In contrast to advocacy directed toward finding a ‘cure’ which mostly engaged gay white men, the other large population affected by AIDS – injecting drug users or IDUs – were relatively powerless. Major solutions to a problem they faced, how to reduce HIV transmission among themselves and to their sexual partners and their children, were far more contested. The second case study examines the early history of prevention policies for active drug injectors particularly needle exchange policy. Levels of social capital are far lower in the communities where people of color and injecting drug users live: their information networks are informal, potential supporters have low levels of involvement in volunteering and they have limited social, economic and political influence. In contrast to gay men, who recognized the need to mobilize, there was much greater fragmentation and lower consensus in communities of color since homosexuality and substance abuse are highly stigmatized. African American and Latino leaders responded slowly to the epidemic. Neither of the two major subcategories of those at risk for HIV because of injecting drug use – people in ‘recovery’ and those who are ‘active,’ e.g. still using drugs and often sharing hypodermic needles with other people – created organizations. Instead, efforts were dominated by professionals, many of whom had past histories of addiction.
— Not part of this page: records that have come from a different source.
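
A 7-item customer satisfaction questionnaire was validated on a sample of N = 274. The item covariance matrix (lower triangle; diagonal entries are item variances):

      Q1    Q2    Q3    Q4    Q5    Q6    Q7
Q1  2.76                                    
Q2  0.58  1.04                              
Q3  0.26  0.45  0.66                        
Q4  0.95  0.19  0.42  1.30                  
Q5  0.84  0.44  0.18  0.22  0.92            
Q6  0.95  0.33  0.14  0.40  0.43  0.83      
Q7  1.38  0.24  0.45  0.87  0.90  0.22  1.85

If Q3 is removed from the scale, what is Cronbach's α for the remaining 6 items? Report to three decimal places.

α = 0.807

Remaining items: Q1, Q2, Q4, Q5, Q6, Q7 (k = 6).
ΣVar(i) = 2.76 + 1.04 + 1.30 + 0.92 + 0.83 + 1.85 = 8.70
σ²_T = 8.70 + 2 × 8.94 = 26.58
α (item deleted) = (6/5)·(1 − 8.70/26.58) = 0.807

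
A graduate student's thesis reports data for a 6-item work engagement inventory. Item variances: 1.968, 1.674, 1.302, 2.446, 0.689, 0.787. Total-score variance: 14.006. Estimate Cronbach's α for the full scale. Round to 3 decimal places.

sum of item variances = 1.968 + 1.674 + 1.302 + 2.446 + 0.689 + 0.787 = 8.866
α = (k/(k−1))·(1 − sum of item variances/total variance) = (6/5)·(1 − 8.866/14.006) = 0.440

α = 0.440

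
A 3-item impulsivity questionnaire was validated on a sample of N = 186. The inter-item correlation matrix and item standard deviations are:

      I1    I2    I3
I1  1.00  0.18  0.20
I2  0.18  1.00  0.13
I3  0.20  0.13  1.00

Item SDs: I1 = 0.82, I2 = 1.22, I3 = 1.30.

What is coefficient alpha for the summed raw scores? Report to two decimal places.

coefficient alpha = 0.36

Σσ²ᵢ = 0.82² + 1.22² + 1.30² = 3.8508
Covariances σ_ij = r_ij · s_i · s_j:
  σ(I1,I2) = 0.18 × 0.82 × 1.22 = 0.1801
  σ(I1,I3) = 0.20 × 0.82 × 1.30 = 0.2132
  σ(I2,I3) = 0.13 × 1.22 × 1.30 = 0.2062
σ²_T = Σσ²ᵢ + 2·Σσ_ij = 3.8508 + 2 × 0.5995 = 5.0498
α = (3/2)·(1 − 3.8508/5.0498) = 0.36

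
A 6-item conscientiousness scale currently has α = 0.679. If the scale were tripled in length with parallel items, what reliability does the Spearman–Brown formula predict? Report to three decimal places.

Length factor m = 3
α' = m·α / (1 + (m−1)·α)
   = 3 × 0.679 / (1 + (3 − 1) × 0.679)
   = 2.0370 / 2.3580 = 0.864

predicted reliability = 0.864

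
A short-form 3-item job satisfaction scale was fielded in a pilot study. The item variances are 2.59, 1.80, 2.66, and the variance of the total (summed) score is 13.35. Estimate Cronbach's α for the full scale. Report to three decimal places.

sum of item variances = 2.59 + 1.80 + 2.66 = 7.05
α = (k/(k−1))·(1 − sum of item variances/total variance) = (3/2)·(1 − 7.05/13.35) = 0.708

α = 0.708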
Community involvement in the organizations that were created for IDUs and in communities of color primarily meant that the organizations hired people from the community; relatively few people from the communities served as volunteers or as board members (Chambré, 1997).

The Changing ‘Face’ of AIDS

The service and prevention needs of IDUs were essentially ignored for the first several years of the epidemic. By the fall of 1985, news articles were alarming: one third of new AIDS cases were IDUs. With an estimated 200,000 drug abusers in the city, between 50 and 60 per cent of whom were thought to already be infected, the issue could no longer be ignored (Nix, 1985). Recognizing both the seriousness of the problem and the likelihood of funding in the near future, a staff member in the New York State Division of Substance Abuse Services (DSAS) convened a meeting of substance abuse professionals in the late fall of 1985. Since DSAS, as a public agency, was limited in the kinds of actions it could take, the staff members who called the meeting recognized a need for a nonprofit organization to begin to do HIV prevention among drug addicts. Participants revived a moribund nonprofit, the Association for Drug Abuse Prevention and Treatment or A.D.A.P.T., which had been founded in 1979.